March 10, 2012

  • When NASA was preparing for the Apollo Project, it took the astronauts to a Navajo reservation in Arizona for training. One day, a Navajo elder and his son came across the space crew walking among the rocks.

    The elder, who spoke only Navajo, asked a question. His son translated for the NASA people, “What are these guys in the big suits doing?”

    One of the astronauts said that they were practicing for a trip to the moon.

    When his son relayed this comment the Navajo elder, the elder got all excited and asked if it would be possible to give to the astronauts a message to deliver to the moon.

    Recognizing a promotional opportunity when he saw one, a NASA official accompanying the astronauts said, “Why certainly!” and told an underling to get a tape recorder.

    The Navajo elder’’s comments into the microphone were brief. The NASA official asked the son if he would translate what his father had said.

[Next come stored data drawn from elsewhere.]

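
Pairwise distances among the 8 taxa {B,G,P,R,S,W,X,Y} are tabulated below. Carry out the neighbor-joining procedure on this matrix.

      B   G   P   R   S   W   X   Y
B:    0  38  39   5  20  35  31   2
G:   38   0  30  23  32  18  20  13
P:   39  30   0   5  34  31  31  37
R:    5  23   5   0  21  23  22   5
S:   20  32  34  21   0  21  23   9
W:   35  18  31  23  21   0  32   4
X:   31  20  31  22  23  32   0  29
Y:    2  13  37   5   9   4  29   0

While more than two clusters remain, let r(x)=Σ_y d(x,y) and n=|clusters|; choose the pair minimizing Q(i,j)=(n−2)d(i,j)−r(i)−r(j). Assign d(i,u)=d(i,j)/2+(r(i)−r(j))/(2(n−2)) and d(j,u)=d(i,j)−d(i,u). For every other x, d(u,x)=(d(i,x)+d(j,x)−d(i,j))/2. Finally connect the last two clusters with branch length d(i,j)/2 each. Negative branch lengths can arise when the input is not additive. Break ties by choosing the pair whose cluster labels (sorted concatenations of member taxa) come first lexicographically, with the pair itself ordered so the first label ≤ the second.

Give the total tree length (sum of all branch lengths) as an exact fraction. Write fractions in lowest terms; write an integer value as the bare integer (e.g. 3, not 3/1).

2245/32

iteration 1: select P,R (d=5, Q=-281); attach at lengths (133/12, -73/12); label the merged cluster PR
  updated: d(B,PR)=39/2, d(G,PR)=24, d(PR,S)=25, d(PR,W)=49/2, d(PR,X)=24, d(PR,Y)=37/2
iteration 2: select B,Y (d=2, Q=-211); attach at lengths (8, -6); label the merged cluster BY
  updated: d(BY,G)=49/2, d(BY,PR)=18, d(BY,S)=27/2, d(BY,W)=37/2, d(BY,X)=29
iteration 3: select G,X (d=20, Q=-333/2); attach at lengths (141/16, 179/16); label the merged cluster GX
  updated: d(BY,GX)=67/4, d(GX,PR)=14, d(GX,S)=35/2, d(GX,W)=15
iteration 4: select BY,S (d=27/2, Q=-413/4); attach at lengths (121/24, 203/24); label the merged cluster BSY
  updated: d(BSY,GX)=83/8, d(BSY,PR)=59/4, d(BSY,W)=13
iteration 5: select BSY,W (d=13, Q=-517/8); attach at lengths (93/32, 323/32); label the merged cluster BSWY
  updated: d(BSWY,GX)=99/16, d(BSWY,PR)=105/8
iteration 6: select BSWY,GX (d=99/16, Q=-533/16); attach at lengths (85/32, 113/32); label the merged cluster BGSWXY
  updated: d(BGSWXY,PR)=335/32
iteration 7: select BGSWXY,PR (d=335/32); attach at lengths (335/64, 335/64); label the merged cluster BGPRSWXY
final tree: (((((B:8,Y:-6):121/24,S:203/24):93/32,W:323/32):85/32,(G:141/16,X:179/16):113/32):335/64,(P:133/12,R:-73/12):335/64)
total length: 2245/32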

    The son listened to the recording and laughed uproariously, but he refused to translate.

    So the NASA people took the tape to a nearby Navajo village and played it for other members of the tribe. They too laughed long and loudly but also refused to translate the elder’s message to the moon.

    An official government translator was summoned. After he finally stopped laughing the translator relayed the message, “Watch out for these jerks. They have come to steal your land.”

  • One day an old Iranian man who had retired as an American citizen called his son on the phone.

    “I don’t know what to do about my garden. After the last harvest and the dry summer, the ground has become too hard for me to till. I don’t have the strength to plant seeds as the tough dirt will is too strong for my arthritic hands to plow. Please come here and help me sow it.”

    “I’m sorry, father, but I cannot at this time,” his son replied. “I’m about to close a large contract at work and leaving now would be detrimental to its success. Also, you should not dig too deep or you will find the package my fellow brothers at the mosque back at home buried there so many years ago.”

    The next day, several government agents arrived with a backhoe and shovels, tearing the land apart in search of the mysterious package, unable to find it.

    That night, the man wrote his son a letter…

    “Dear son,
    Thank you ever so much for your kind words on the phone call. The ground is now quite soft and easy for me to plant.
    Your father.”

  • Q: What’s worse than finding a worm in your apple?

    A: The Holocaust.

  • Q: What do you call a woman with one leg longer than the other?

    A: Eileen.

    Q: Yeah, but whaddya call a Chinese woman with one leg longer than the other?

    A: Irene.

  • Q: What did one light bulb say to the other light bulb?

    A: Let’s go out tonight!

  • A young blonde comes home from school and asks her mother, “Is it true what Rita just told me? That babies come out of the same place where boys put their thingies?”

    “Yes, dear,” replied her mother, pleased that the subject had finally come up and she wouldn’t have to explain it.

    “But then when I have a baby, won’t it knock my teeth out?”